A MIXED BAG OF GOOD­IES

Finweek English Edition - - Portfolio Pointers -

IF SHARES IN South African soft­ware so­lu­tions for re­tail leader UCS were a buy­ing op­por­tu­nity six months ago, they’re even more so now (the same could be said for many other shares). The value in UCS lies not in its earn­ings mul­ti­ple – al­though that’s a low six times, based on the fore­cast for this year’s head­line earn­ings per share – but in the prospect of in­ter­na­tion­al­is­ing its rev­enues and split­ting off di­vi­sions, such as its soft­ware man­u­fac­tur­ing arm, into sep­a­rate list­ings. In its case, on the Nas­daq. How­ever, the cur­rent global fi­nan­cial tur­moil will have done lit­tle to ad­vance its plans in that re­gard.

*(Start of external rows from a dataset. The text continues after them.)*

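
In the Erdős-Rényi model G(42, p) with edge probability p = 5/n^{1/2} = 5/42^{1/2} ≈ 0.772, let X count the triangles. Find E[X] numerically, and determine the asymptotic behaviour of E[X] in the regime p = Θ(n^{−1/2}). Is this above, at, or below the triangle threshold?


Number of potential triangles: C(42, 3) = 11480.
Each occurs with probability p³ ≈ (0.772)³ ≈ 4.59236e-01.
By linearity: E[X] = C(42, 3)·p³ ≈ 11480 · 4.59236e-01 ≈ 5272.031.
Since α = 1/2 < 1, p = c/n^{1/2} ≫ 1/n is above the triangle threshold p ~ 1/n. Asymptotically E[X] ~ (c³/6)·n^{3(1−α)} = (5³/6)·n^{1.5} → ∞; triangles are abundant w.h.p.

E[X] ≈ 5272.031; in regime p = Θ(1/n^{1/2}) E[X] diverges (above the triangle threshold p ~ 1/n).


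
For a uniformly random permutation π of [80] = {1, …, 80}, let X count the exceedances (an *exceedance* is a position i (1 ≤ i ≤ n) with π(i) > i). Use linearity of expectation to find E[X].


Write X = Σ_{i=1}^{80} X_i, where X_i = 1_{π(i) > i}.
For each fixed i, π(i) is uniform over {1, …, 80} (marginal of a uniform permutation), so P[π(i) > i] = (n − i)/n. Summing: Σ_{i=1}^{80} (n − i)/n = (0 + 1 + … + 79)/80 = 80(80 − 1)/(2·80) = (80 − 1)/2.
Hence E[X] = Σ_{i=1}^{80} (80 − i)/80 = 79/2 ≈ 39.500.

E[X] = 79/2 = 39.500.


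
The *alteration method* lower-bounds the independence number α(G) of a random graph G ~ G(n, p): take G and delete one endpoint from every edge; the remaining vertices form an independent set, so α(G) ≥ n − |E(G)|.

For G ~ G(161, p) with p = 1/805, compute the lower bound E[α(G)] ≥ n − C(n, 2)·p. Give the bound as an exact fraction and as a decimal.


E[|E(G)|] = C(161, 2)·p = 12880 · (1/805) = 16.
E[α(G)] ≥ n − E[|E(G)|] = 161 − 16 = 145.
Numerically: ≈ 145.000.
(This is only a lower bound; the true E[α(G)] may be larger.)

E[α(G)] ≥ 145 ≈ 145.000.


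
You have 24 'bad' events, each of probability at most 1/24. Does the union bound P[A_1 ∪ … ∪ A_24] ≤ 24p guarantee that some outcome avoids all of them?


Union bound: P[∪_{i=1}^{24} A_i] ≤ Σ_i P[A_i] ≤ 24·p = 24·(1/24) = 1.
Numerically: 1 ≈ 1.000.
Is 1 < 1? NO.
Since the bound 1 is ≥ 1, the union bound is uninformative here; it does NOT by itself certify existence.

24·p = 1 ≈ 1.000; existence NOT certified by the union bound.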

Over the past six months UCS’s price halved from 330c in late May to 165c late last month, be­fore ris­ing to 190c/share at the time of writ­ing. But to be fair, even com­pa­nies re­port­ing ster­ling re­sults have seen their shares tak­ing a knock. And UCS hasn’t in­di­cated it will please in­vestors when it re­ports this week.

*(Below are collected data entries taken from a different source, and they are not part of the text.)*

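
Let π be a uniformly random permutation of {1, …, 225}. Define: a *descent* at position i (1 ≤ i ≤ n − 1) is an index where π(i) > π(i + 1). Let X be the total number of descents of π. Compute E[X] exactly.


Write X = Σ X_I over i = 1, …, 224, with X_I the indicator of one descent.
There are 224 indicators.
For each fixed i, the pair (π(i), π(i+1)) is a uniformly random ordered pair of distinct values from {1, …, 225}; by symmetry P[π(i) > π(i+1)] = 1/2.
By linearity: E[X] = 224 · (1/2) = (225 − 1) · (1/2) = 112 ≈ 112.000000.

E[X] = 112 = 112.000000.


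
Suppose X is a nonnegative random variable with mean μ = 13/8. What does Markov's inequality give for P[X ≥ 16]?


μ = E[X] = 13/8, a = 16.
Markov: P[X ≥ 16] ≤ μ/a = (13/8)/16 = 13/128.
Numerically: ≈ 0.101562.
(Since a = 16 > μ = 1.625000, the bound 13/128 is < 1 and informative.)

P[X ≥ 16] ≤ 13/128 ≈ 0.101562.


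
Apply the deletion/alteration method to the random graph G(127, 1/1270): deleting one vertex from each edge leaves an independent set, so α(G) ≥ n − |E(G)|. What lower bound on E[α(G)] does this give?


E[|E(G)|] = C(127, 2)·p = 8001 · (1/1270) = 63/10.
E[α(G)] ≥ n − E[|E(G)|] = 127 − 63/10 = 1207/10.
Numerically: ≈ 120.700000.
(This is only a lower bound; the true E[α(G)] may be larger.)

E[α(G)] ≥ 1207/10 ≈ 120.700000.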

UCS said in a re­cent trad­ing up­date it an­tic­i­pated HEPS to be be­tween 5% and 10% lower than last year’s: in other words, be­tween 31,2c and 32,97c/share. It put that down largely to the one-off profit gen­er­ated the pre­vi­ous year re­lated to the cre­ation and un­bundling of prod­uct com­pany Argility.